We are transitioning into Roundup Ready Alfalfa and we'll add the grass later. But for the couple hundred years prior to that we always use oats and thought it worked pretty darn good


----------



## r82230 (Mar 1, 2016)

Yep, same here used oats in the spring or planted with winter wheat in the fall. I have a neighbor who, frost seeds into his winter wheat just about every year and ends up with some nice alfalfa stands.

I am going to consider the teff/alfalfa idea however.

Larry


----------



## Chuck (Dec 14, 2014)

if I was to use oats as a nurse crop for straight timothy , and took it off early ,, round baled and wrapped it, would it grow back again in the timothy? Im looking at getting a crop of straight timothy of this field


----------



## rjmoses (Apr 4, 2010)

I did a wheat/OG last year (Oct 15th, 2015) on bean stubble and ended up with an excellent OG stand.

Wheat went on at 75 lbs, OG at 18 lbs. 18 acre field yielded about 1000 bu wheat, 300 sq bales and 25 round bales of straw, 45 round bales of 2nd cutting OG (had about 20-25% wheat stubble, but horses picked out the good stuff).

I was REAL happy with the results.

Ralph


----------



## mlappin (Jun 25, 2009)

endrow said:


> We are transitioning into Roundup Ready Alfalfa and we'll add the grass later. But for the couple hundred years prior to that we always use oats and thought it worked pretty darn good


Yep, oats in the spring or a clear seeding in the fall.


----------



## swmnhay (Jun 13, 2008)

I been useing Annual Ryegrass for 20 yrs.Oats before that.Plant mostly Alf/orchard so herbicides are not a option.


----------



## endrow (Dec 15, 2011)

,


swmnhay said:


> I been useing Annual Ryegrass for 20 yrs.Oats before that.Plant mostly Alf/orchard so herbicides are not a option.


 What variety of annual ryegrass and what is the seeding rate.


----------



## swmnhay (Jun 13, 2008)

endrow said:


> , What variety of annual ryegrass and what is the seeding rate.


Lonestar annual ryegrass at 7-8 lbs


----------



## Chuck (Dec 14, 2014)

After the first cut of rye grass has been taken off, does it grow back again? If so % of the next cutting would be rye grass?


----------



## swmnhay (Jun 13, 2008)

Chuck said:


> After the first cut of rye grass has been taken off, does it grow back again? If so % of the next cutting would be rye grass?


Yes

50%??


----------



## Chuck (Dec 14, 2014)

Ive never grown rye grass. What does it look like mixed in with straight timothy and also timothy /alfalfa ?


----------



## endrow (Dec 15, 2011)

Chuck said:


> Ive never grown rye grass. What does it look like mixed in with straight timothy and also timothy /alfalfa ?
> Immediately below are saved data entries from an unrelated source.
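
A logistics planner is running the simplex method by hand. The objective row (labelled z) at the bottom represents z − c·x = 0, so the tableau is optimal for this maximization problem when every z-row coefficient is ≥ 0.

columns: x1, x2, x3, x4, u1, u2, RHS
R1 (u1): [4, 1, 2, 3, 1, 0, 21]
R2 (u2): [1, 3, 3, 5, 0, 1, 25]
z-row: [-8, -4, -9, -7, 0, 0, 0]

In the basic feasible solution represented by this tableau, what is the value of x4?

0

x4 is not in the basis, so in the current basic feasible solution x4 = 0.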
Here the annuall rye grass gets as thick as carpet and it is always about 4 inches taller than the Alg o/g seeding .


----------



## Chuck (Dec 14, 2014)

Is rye grass popular in the horse market?


----------



## stack em up (Mar 7, 2013)

I've done oats many years, but have since tried a mix of barley,oats, and forage peas to chop. Worked absolutely fabulous, but I think this year am going back to oats and some ryegrass.


----------



## Wethay (Jul 17, 2015)

Around here you say ryegrass to a horse person and they say no thanks. I've been told that it won't hurt a horse it just isn't digested into anything usable, but once again, I don't know...


----------